In my mind the dichotomous battle was set. Old, evil, Grimes versus the young, pure Molly. And so help me if I didn't like Grimes better. I really wanted the kids to rise up and just beat the living shit out that guy and his wife. But they never did, worse, Molly keeps looking up to the sky like she is getting some private communique. Like that is going to help.
I think about this movie fairly often to be honest. Many things I wrote after I watched it will bubble back up in things I write today. I still used swamps as my ultimate hideout of evil (but that could also be in part to the Legion of Doom).
Reflecting back now I would like to see this again, if for no other reason than to give this film it's due with more mature eyes and sensibilities.
Though the metaphorical descendants of Grimes (his own children if you will) will live on in my games for some more years.
Of course in the movie good triumphs over evil, but not because good was smarter/better but because evil was dumb. I can't help but think how this movie would have been handled by Jonathan Demme and if Grimes had been more like Hannibal Lector.

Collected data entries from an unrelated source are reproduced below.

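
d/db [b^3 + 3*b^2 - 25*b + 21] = 3*b^2 + 6*b - 25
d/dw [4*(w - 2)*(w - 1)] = 8*w - 12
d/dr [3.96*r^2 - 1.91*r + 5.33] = 7.92*r - 1.91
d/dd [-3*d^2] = -6*d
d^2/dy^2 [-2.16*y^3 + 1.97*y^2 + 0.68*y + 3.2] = 3.94 - 12.96*y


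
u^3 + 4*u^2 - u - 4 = (u - 1)*(u + 1)*(u + 4)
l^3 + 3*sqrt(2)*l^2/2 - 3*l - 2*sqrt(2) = (l - sqrt(2))*(l + sqrt(2)/2)*(l + 2*sqrt(2))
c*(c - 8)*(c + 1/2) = c^3 - 15*c^2/2 - 4*c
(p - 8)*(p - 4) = p^2 - 12*p + 32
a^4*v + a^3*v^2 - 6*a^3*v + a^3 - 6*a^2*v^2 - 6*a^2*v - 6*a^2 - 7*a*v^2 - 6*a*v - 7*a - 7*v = (a - 7)*(a + 1)*(a + v)*(a*v + 1)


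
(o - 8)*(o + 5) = o^2 - 3*o - 40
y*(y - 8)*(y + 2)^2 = y^4 - 4*y^3 - 28*y^2 - 32*y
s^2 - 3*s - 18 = (s - 6)*(s + 3)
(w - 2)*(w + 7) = w^2 + 5*w - 14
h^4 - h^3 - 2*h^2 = h^2*(h - 2)*(h + 1)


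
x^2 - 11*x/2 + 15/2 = (x - 3)*(x - 5/2)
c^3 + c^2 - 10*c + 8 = (c - 2)*(c - 1)*(c + 4)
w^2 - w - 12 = (w - 4)*(w + 3)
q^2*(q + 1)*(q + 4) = q^4 + 5*q^3 + 4*q^2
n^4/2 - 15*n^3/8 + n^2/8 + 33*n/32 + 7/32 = (n/2 + 1/4)*(n - 7/2)*(n - 1)*(n + 1/4)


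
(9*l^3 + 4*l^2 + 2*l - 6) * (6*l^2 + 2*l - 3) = 54*l^5 + 42*l^4 - 7*l^3 - 44*l^2 - 18*l + 18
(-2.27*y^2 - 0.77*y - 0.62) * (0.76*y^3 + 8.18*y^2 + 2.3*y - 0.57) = -1.7252*y^5 - 19.1538*y^4 - 11.9908*y^3 - 5.5487*y^2 - 0.9871*y + 0.3534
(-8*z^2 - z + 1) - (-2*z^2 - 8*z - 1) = -6*z^2 + 7*z + 2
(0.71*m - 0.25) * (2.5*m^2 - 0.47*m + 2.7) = 1.775*m^3 - 0.9587*m^2 + 2.0345*m - 0.675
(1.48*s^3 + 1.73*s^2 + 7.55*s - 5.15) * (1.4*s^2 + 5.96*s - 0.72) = 2.072*s^5 + 11.2428*s^4 + 19.8152*s^3 + 36.5424*s^2 - 36.13*s + 3.708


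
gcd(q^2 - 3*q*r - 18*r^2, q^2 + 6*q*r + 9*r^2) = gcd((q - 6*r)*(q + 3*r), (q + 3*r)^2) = q + 3*r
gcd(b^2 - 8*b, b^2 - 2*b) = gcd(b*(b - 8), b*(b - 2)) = b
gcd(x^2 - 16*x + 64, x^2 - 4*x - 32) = x - 8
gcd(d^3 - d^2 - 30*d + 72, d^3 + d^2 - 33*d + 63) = d - 3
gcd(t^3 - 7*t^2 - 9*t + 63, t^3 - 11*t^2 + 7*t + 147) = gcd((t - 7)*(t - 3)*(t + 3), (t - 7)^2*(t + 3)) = t^2 - 4*t - 21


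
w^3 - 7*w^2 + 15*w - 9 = (w - 3)^2*(w - 1)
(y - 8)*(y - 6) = y^2 - 14*y + 48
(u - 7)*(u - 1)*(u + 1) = u^3 - 7*u^2 - u + 7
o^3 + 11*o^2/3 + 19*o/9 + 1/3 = (o + 1/3)^2*(o + 3)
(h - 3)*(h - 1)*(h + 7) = h^3 + 3*h^2 - 25*h + 21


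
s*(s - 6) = s^2 - 6*s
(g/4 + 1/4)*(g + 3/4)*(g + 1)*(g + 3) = g^4/4 + 23*g^3/16 + 43*g^2/16 + 33*g/16 + 9/16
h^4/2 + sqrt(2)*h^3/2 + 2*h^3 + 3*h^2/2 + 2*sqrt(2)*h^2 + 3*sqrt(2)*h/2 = h*(h/2 + 1/2)*(h + 3)*(h + sqrt(2))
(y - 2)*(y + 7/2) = y^2 + 3*y/2 - 7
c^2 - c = c*(c - 1)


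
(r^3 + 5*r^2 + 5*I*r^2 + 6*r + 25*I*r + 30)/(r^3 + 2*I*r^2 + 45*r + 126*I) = (r^2 + r*(5 - I) - 5*I)/(r^2 - 4*I*r + 21)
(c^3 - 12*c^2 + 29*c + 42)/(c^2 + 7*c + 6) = (c^2 - 13*c + 42)/(c + 6)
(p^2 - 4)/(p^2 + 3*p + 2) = (p - 2)/(p + 1)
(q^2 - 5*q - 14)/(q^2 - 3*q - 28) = (q + 2)/(q + 4)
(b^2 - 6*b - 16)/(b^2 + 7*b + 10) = (b - 8)/(b + 5)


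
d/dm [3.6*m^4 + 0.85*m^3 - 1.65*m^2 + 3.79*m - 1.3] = 14.4*m^3 + 2.55*m^2 - 3.3*m + 3.79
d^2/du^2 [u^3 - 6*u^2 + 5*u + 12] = 6*u - 12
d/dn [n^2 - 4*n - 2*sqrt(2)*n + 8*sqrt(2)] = 2*n - 4 - 2*sqrt(2)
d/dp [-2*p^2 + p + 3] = 1 - 4*p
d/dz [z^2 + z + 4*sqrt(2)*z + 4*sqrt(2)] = 2*z + 1 + 4*sqrt(2)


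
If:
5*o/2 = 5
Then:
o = 2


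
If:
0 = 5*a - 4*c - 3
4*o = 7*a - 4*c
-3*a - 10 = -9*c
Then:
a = 67/33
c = 59/33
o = 233/132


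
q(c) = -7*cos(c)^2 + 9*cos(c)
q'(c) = 14*sin(c)*cos(c) - 9*sin(c) = (14*cos(c) - 9)*sin(c)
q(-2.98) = -15.70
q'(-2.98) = 3.67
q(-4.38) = -3.68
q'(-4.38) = -12.83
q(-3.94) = -9.69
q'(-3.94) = -13.44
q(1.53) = 0.36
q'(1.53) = -8.42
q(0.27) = 2.17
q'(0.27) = 1.20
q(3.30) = -15.71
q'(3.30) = 3.60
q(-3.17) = -15.99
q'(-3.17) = -0.65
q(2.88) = -15.23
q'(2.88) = -5.83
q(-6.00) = 2.19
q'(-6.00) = 1.24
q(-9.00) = -14.01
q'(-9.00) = 8.97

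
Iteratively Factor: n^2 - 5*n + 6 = (n - 3)*(n - 2)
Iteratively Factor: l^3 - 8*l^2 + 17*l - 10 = (l - 2)*(l^2 - 6*l + 5) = (l - 5)*(l - 2)*(l - 1)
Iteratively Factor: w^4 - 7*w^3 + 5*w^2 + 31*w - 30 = (w - 1)*(w^3 - 6*w^2 - w + 30) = (w - 3)*(w - 1)*(w^2 - 3*w - 10) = (w - 5)*(w - 3)*(w - 1)*(w + 2)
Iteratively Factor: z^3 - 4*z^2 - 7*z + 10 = (z + 2)*(z^2 - 6*z + 5) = (z - 5)*(z + 2)*(z - 1)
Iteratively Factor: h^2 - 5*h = (h)*(h - 5)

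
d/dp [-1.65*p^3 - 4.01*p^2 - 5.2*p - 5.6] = -4.95*p^2 - 8.02*p - 5.2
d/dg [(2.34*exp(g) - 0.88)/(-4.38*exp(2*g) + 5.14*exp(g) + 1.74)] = (10.2492*exp(2*g) - 7.7088*exp(g) + 8.5948)*exp(g)/(19.1844*exp(4*g) - 45.0264*exp(3*g) + 11.1772*exp(2*g) + 17.8872*exp(g) + 3.0276)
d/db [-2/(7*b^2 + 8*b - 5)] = 4*(7*b + 4)/(7*b^2 + 8*b - 5)^2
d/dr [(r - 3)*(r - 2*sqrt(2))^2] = (r - 2*sqrt(2))*(3*r - 6 - 2*sqrt(2))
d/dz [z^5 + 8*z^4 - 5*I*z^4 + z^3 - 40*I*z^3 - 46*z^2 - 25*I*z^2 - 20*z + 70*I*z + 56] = 5*z^4 + z^3*(32 - 20*I) + z^2*(3 - 120*I) + z*(-92 - 50*I) - 20 + 70*I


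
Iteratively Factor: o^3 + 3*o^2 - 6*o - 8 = (o + 1)*(o^2 + 2*o - 8) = (o + 1)*(o + 4)*(o - 2)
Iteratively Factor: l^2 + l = (l)*(l + 1)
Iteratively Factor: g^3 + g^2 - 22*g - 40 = (g + 2)*(g^2 - g - 20) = (g - 5)*(g + 2)*(g + 4)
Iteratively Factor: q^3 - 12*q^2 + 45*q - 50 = (q - 5)*(q^2 - 7*q + 10) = (q - 5)^2*(q - 2)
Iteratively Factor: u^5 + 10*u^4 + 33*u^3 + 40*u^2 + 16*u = (u + 4)*(u^4 + 6*u^3 + 9*u^2 + 4*u) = u*(u + 4)*(u^3 + 6*u^2 + 9*u + 4) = u*(u + 1)*(u + 4)*(u^2 + 5*u + 4) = u*(u + 1)^2*(u + 4)*(u + 4)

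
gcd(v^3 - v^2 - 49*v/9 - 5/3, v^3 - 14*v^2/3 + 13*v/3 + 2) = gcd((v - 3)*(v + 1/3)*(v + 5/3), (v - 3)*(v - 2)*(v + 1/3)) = v^2 - 8*v/3 - 1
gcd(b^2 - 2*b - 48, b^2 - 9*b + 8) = b - 8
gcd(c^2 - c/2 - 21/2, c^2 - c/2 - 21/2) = c^2 - c/2 - 21/2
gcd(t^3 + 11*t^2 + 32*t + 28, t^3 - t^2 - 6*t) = t + 2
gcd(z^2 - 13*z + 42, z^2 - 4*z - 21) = z - 7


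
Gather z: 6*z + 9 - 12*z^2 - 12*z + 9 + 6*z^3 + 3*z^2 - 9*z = 6*z^3 - 9*z^2 - 15*z + 18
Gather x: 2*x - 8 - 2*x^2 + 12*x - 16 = -2*x^2 + 14*x - 24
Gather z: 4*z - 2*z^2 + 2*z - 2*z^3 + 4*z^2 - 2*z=-2*z^3 + 2*z^2 + 4*z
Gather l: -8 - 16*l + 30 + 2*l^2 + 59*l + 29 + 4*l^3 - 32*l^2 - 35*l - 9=4*l^3 - 30*l^2 + 8*l + 42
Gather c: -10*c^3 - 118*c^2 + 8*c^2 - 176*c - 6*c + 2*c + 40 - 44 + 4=-10*c^3 - 110*c^2 - 180*c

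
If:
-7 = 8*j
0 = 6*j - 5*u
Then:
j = -7/8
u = -21/20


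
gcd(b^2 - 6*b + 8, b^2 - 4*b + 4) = b - 2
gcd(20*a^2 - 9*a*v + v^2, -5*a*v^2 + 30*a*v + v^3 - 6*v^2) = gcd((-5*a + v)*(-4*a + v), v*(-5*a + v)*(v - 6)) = -5*a + v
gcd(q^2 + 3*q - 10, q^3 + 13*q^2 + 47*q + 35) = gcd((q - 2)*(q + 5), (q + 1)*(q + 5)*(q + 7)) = q + 5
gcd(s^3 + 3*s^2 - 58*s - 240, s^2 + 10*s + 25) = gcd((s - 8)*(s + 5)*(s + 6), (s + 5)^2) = s + 5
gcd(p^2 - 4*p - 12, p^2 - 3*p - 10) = p + 2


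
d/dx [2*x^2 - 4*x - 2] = 4*x - 4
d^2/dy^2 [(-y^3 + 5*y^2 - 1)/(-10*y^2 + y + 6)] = 2*(11*y^3 - 582*y^2 + 78*y - 119)/(1000*y^6 - 300*y^5 - 1770*y^4 + 359*y^3 + 1062*y^2 - 108*y - 216)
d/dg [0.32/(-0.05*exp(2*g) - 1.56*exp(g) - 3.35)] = (0.032*exp(g) + 0.4992)*exp(g)/(0.05*exp(2*g) + 1.56*exp(g) + 3.35)^2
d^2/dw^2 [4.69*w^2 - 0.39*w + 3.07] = 9.38000000000000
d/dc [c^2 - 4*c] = 2*c - 4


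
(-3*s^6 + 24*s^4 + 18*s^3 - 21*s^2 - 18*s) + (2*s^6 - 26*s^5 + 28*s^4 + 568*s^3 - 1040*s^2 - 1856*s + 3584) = -s^6 - 26*s^5 + 52*s^4 + 586*s^3 - 1061*s^2 - 1874*s + 3584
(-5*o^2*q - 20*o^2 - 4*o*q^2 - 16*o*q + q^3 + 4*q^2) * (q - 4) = -5*o^2*q^2 + 80*o^2 - 4*o*q^3 + 64*o*q + q^4 - 16*q^2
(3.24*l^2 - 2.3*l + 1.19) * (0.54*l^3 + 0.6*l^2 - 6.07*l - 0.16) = 1.7496*l^5 + 0.702*l^4 - 20.4042*l^3 + 14.1566*l^2 - 6.8553*l - 0.1904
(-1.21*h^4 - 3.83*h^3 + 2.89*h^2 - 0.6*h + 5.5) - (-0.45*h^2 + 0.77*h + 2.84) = -1.21*h^4 - 3.83*h^3 + 3.34*h^2 - 1.37*h + 2.66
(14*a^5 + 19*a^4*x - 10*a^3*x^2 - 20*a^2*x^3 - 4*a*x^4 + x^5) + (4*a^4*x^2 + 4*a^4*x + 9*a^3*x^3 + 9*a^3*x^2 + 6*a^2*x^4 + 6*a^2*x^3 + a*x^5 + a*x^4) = 14*a^5 + 4*a^4*x^2 + 23*a^4*x + 9*a^3*x^3 - a^3*x^2 + 6*a^2*x^4 - 14*a^2*x^3 + a*x^5 - 3*a*x^4 + x^5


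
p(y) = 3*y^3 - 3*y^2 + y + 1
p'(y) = 9*y^2 - 6*y + 1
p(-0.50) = -0.62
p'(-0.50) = 6.25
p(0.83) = 1.48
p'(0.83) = 2.22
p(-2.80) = -91.18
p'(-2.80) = 88.36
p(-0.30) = 0.35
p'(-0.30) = 3.61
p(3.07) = 62.60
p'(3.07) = 67.40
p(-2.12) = -43.19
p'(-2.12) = 54.17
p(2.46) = 29.97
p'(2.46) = 40.70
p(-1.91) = -32.76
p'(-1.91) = 45.29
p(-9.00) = -2438.00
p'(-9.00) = 784.00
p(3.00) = 58.00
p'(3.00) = 64.00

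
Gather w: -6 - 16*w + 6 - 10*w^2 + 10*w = -10*w^2 - 6*w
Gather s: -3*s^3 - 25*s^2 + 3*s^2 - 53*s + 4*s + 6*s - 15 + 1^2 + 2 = -3*s^3 - 22*s^2 - 43*s - 12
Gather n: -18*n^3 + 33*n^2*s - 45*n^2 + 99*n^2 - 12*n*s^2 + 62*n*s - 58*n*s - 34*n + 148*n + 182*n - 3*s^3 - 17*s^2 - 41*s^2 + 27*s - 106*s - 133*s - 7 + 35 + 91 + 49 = -18*n^3 + n^2*(33*s + 54) + n*(-12*s^2 + 4*s + 296) - 3*s^3 - 58*s^2 - 212*s + 168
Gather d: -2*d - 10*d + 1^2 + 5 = 6 - 12*d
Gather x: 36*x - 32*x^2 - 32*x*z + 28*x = -32*x^2 + x*(64 - 32*z)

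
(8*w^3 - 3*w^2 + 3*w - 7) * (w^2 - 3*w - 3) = 8*w^5 - 27*w^4 - 12*w^3 - 7*w^2 + 12*w + 21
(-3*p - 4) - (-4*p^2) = 4*p^2 - 3*p - 4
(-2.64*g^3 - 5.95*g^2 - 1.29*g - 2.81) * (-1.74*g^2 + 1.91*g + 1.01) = 4.5936*g^5 + 5.3106*g^4 - 11.7863*g^3 - 3.584*g^2 - 6.67*g - 2.8381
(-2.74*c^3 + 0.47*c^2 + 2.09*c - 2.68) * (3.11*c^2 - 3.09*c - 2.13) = -8.5214*c^5 + 9.9283*c^4 + 10.8838*c^3 - 15.794*c^2 + 3.8295*c + 5.7084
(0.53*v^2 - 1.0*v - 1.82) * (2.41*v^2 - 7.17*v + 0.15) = 1.2773*v^4 - 6.2101*v^3 + 2.8633*v^2 + 12.8994*v - 0.273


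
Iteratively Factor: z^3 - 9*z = (z - 3)*(z^2 + 3*z) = (z - 3)*(z + 3)*(z)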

Grimes was "Jr. High evil" not "world evil" to paraphrase Kim Possible (who also makes Molly look bad). There is a movie for you. "Sparrows 2000", the bad guy is a Lecter/Buffalo Bill like evil and the hero is a fiery red-head Kim Possible type. Nah. It looses a lot in the translation. As much as Sparrows fails to measure up by my jaded standards today, it was quite effective when it came out and when I first saw it.
So to the movie I remember I do owe a creative debt.